This is a guest post by Jake Snyder, student at T. Wingate Andrews High School in North Carolina
For this project we created a scaled down power grid model. This model was used at an Energy Day presentation at A&T University in North Carolina. The students that were presented to were encouraged to interact with the power grid and ask questions about it. The presentation was very informative to young students of science and helped give a better understanding of how we all receive electricity. After all was said and done, we had presented to over 700 students about our project.
The power grid model was very time consuming to build because there was much electric work involved in the process. It took probably a total of six hours to build between three people, but it looked great and we were glad to have it ready. Once we tested the grid to see if it was conducting perfectly, it was time to present.

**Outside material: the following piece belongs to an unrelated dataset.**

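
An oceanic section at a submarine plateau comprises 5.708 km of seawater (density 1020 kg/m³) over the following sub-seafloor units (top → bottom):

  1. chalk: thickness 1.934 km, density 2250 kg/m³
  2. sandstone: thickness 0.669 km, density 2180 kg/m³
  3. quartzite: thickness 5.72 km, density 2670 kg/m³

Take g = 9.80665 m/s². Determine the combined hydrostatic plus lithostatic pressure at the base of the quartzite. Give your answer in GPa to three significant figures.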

The presentations were great for us and the students. We enjoyed talking to the younger students about science and encouraging them to pay attention in their science courses. They enjoyed the experience as well; they were so full of questions and enthusiasm that it was very easy to teach them and present to them. We received overwhelming positive feedback from the students as well as their instructors. We also enjoyed seeing other presentations on display at energy day.
This experience opened our eyes to just how capable younger students are of affecting our world for the better. They were very aware of many of the things we talked about already, but what was more shocking was how quickly they grasped the newer concepts taught during our presentations. They are very bright and if the ideas are planted in their brains at a young age, they will develop them more efficiently with their maturation and education.